Ame rieuse. Qui a ri à la joie. Qui a ri au bonheur. Qui a ri au défrisement de nos rides. Comment écrit-on sur Kadi Moss, notre amie happée par l’atrocité de l’éternité ? Sublime de ses douces agressions matinales. Sublime de ses soins d’allure maternelle, d’un col qu’elle ajustait, d’une cravate qu’elle renouait ou d’une parure qu’elle magnifiait sublimement, Moss était l’expression raffinée de la dévotion et du service.

Mais tout ceci n’est que réducteur d’une âme à l’humanité telle qu’on y trouvait à la fois de la rigueur et de la ténacité, de la fragilité et de l’empathie encore plus. Elle pleurait. Souvent. Elle pleurait des silences de sa vie, mais pas que. Moss pleurait surtout pour et avec ceux qui pleuraient. Elle traînait leurs chagrins et leurs amertumes. Elle a pleuré les larmes de son corps pour dire adieu à Prinsco et à Cherif Diallo. Elle s’est émue et a pleuré le sort des rejetons de Michel Tolno. Moss a pleuré la misère de tous.

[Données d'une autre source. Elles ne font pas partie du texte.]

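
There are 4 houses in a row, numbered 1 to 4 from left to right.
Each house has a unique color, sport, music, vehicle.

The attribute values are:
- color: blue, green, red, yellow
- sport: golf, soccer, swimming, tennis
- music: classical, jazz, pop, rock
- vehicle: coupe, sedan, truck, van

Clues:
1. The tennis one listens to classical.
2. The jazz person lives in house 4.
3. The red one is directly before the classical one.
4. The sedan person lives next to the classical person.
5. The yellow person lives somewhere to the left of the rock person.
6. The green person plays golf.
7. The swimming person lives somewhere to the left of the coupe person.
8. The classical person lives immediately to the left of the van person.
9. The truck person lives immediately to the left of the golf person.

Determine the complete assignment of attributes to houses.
Solution:

House | Color | Sport | Music | Vehicle
---------------------------------------
  1   | red | swimming | pop | sedan
  2   | yellow | tennis | classical | truck
  3   | green | golf | rock | van
  4   | blue | soccer | jazz | coupe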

Mais Moss n’eut pas qu’une vie irradiée d’effluves joyeux. Oh que non ! Ses dernières heures ont été sombres, éprouvantes et fatalement impitoyables. Alitée, elle a vu sa vie la répudier. Elle a vu sa vie refouler ses avances désespérées. Elle a vu sa vie lui préférer la mort. Mais d’elle, nous pouvons dire comme Anatole France d’Emile Zola :
« Envions-la : elle a honoré sa patrie et le monde par une œuvre immense et par un grand acte. Envions-la, sa destinée et son cœur lui firent le sort le plus grand : elle fut un moment de la conscience humaine ».